I noticed that when I leave grad_outputs as None in autograd.grad I seem to get back the same gradients as when I set it as a sequence of ones (just 1 x 1 in my case). But when I compare the resulting gradient tensors with ==, the results are mostly 0 but sometimes 1 although the numbers seem to be exactly the same.
What does grad_outputs actually do in autograd.grad?
When I do it:
>>> x = torch.rand(5, requires_grad=True)
>>> y = (x**2).sum()
>>> g1 = torch.autograd.grad(y,x,torch.ones(5), retain_graph=True)
>>> g2 = torch.autograd.grad(y,x,None, retain_graph=True)

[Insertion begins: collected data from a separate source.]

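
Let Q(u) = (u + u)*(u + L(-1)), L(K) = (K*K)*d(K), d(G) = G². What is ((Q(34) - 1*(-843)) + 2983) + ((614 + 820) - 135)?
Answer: 7505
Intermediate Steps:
L(K) = K⁴ (L(K) = (K*K)*K² = K²*K² = K⁴)
Q(u) = 2*u*(1 + u) (Q(u) = (u + u)*(u + (-1)⁴) = (2*u)*(u + 1) = (2*u)*(1 + u) = 2*u*(1 + u))
((Q(34) - 1*(-843)) + 2983) + ((614 + 820) - 135) = ((2*34*(1 + 34) - 1*(-843)) + 2983) + ((614 + 820) - 135) = ((2*34*35 + 843) + 2983) + (1434 - 135) = ((2380 + 843) + 2983) + 1299 = (3223 + 2983) + 1299 = 6206 + 1299 = 7505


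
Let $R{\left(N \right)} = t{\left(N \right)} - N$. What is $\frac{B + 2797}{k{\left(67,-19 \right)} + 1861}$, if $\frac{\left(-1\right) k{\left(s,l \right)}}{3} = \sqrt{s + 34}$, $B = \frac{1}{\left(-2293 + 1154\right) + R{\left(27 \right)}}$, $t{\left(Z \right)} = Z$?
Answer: $\frac{2964370151}{1971843634} + \frac{4778673 \sqrt{101}}{1971843634} \approx 1.5277$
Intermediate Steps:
$R{\left(N \right)} = 0$ ($R{\left(N \right)} = N - N = 0$)
$B = - \frac{1}{1139}$ ($B = \frac{1}{\left(-2293 + 1154\right) + 0} = \frac{1}{-1139 + 0} = \frac{1}{-1139} = - \frac{1}{1139} \approx -0.00087796$)
$k{\left(s,l \right)} = - 3 \sqrt{34 + s}$ ($k{\left(s,l \right)} = - 3 \sqrt{s + 34} = - 3 \sqrt{34 + s}$)
$\frac{B + 2797}{k{\left(67,-19 \right)} + 1861} = \frac{- \frac{1}{1139} + 2797}{- 3 \sqrt{34 + 67} + 1861} = \frac{3185782}{1139 \left(- 3 \sqrt{101} + 1861\right)} = \frac{3185782}{1139 \left(1861 - 3 \sqrt{101}\right)}$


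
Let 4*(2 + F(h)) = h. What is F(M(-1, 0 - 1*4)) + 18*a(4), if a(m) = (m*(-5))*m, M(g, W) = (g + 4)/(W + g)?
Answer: -28843/20 ≈ -1442.2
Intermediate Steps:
M(g, W) = (4 + g)/(W + g)
a(m) = -5*m² (a(m) = (-5*m)*m = -5*m²)
F(h) = -2 + h/4
F(M(-1, 0 - 1*4)) + 18*a(4) = (-2 + ((4 - 1)/((0 - 1*4) - 1))/4) + 18*(-5*4²) = (-2 + (3/((0 - 4) - 1))/4) + 18*(-5*16) = (-2 + (3/(-4 - 1))/4) + 18*(-80) = (-2 + (3/(-5))/4) - 1440 = (-2 + (-⅕*3)/4) - 1440 = (-2 + (¼)*(-⅗)) - 1440 = (-2 - 3/20) - 1440 = -43/20 - 1440 = -28843/20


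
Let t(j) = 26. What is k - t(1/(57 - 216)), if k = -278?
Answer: -304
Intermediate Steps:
k - t(1/(57 - 216)) = -278 - 1*26 = -278 - 26 = -304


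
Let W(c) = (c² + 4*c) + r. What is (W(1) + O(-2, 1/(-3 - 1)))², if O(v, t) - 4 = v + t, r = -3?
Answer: 225/16 ≈ 14.063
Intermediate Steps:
W(c) = -3 + c² + 4*c (W(c) = (c² + 4*c) - 3 = -3 + c² + 4*c)
O(v, t) = 4 + t + v (O(v, t) = 4 + (v + t) = 4 + (t + v) = 4 + t + v)
(W(1) + O(-2, 1/(-3 - 1)))² = ((-3 + 1² + 4*1) + (4 + 1/(-3 - 1) - 2))² = ((-3 + 1 + 4) + (4 + 1/(-4) - 2))² = (2 + (4 - ¼ - 2))² = (2 + 7/4)² = (15/4)² = 225/16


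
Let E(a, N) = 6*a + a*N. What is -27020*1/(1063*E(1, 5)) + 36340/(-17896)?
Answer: -227118385/52314482 ≈ -4.3414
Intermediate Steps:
E(a, N) = 6*a + N*a
-27020*1/(1063*E(1, 5)) + 36340/(-17896) = -27020*1/(1063*(6 + 5)) + 36340/(-17896) = -27020/(1063*(1*11)) + 36340*(-1/17896) = -27020/(1063*11) - 9085/4474 = -27020/11693 - 9085/4474 = -227118385/52314482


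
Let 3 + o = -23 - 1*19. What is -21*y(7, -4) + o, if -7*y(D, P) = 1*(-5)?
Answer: -60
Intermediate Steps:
y(D, P) = 5/7 (y(D, P) = -(-5)/7 = -⅐*(-5) = 5/7)
o = -45 (o = -3 + (-23 - 1*19) = -3 + (-23 - 19) = -3 - 42 = -45)
-21*y(7, -4) + o = -21*5/7 - 45 = -15 - 45 = -60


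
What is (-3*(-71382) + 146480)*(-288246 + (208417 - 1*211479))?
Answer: -105053238808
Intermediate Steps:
(-3*(-71382) + 146480)*(-288246 + (208417 - 1*211479)) = (214146 + 146480)*(-288246 + (208417 - 211479)) = 360626*(-288246 - 3062) = 360626*(-291308) = -105053238808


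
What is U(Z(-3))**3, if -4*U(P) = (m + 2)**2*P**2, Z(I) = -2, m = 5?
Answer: -117649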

tensor([ 1, 1, 1, 1, 1], dtype=torch.uint8)
Can you show your code?
In autograd.grad, if you pass
grad_output=None, it will change it into a tensor of ones of the same size than
output with the line:
(that’s here : https://github.com/pytorch/pytorch/blob/master/torch/autograd/
@alexis-jacq Your answer still doesn’t explain the use of grad_output. Can you please explain the case when the grad_output is not ones?
@Krishna_Garg While this answer is by no means comprehensive, I have seen
grad_outputs used when calculating higher-order derivative, vector products, e.g., Hessian-vector products.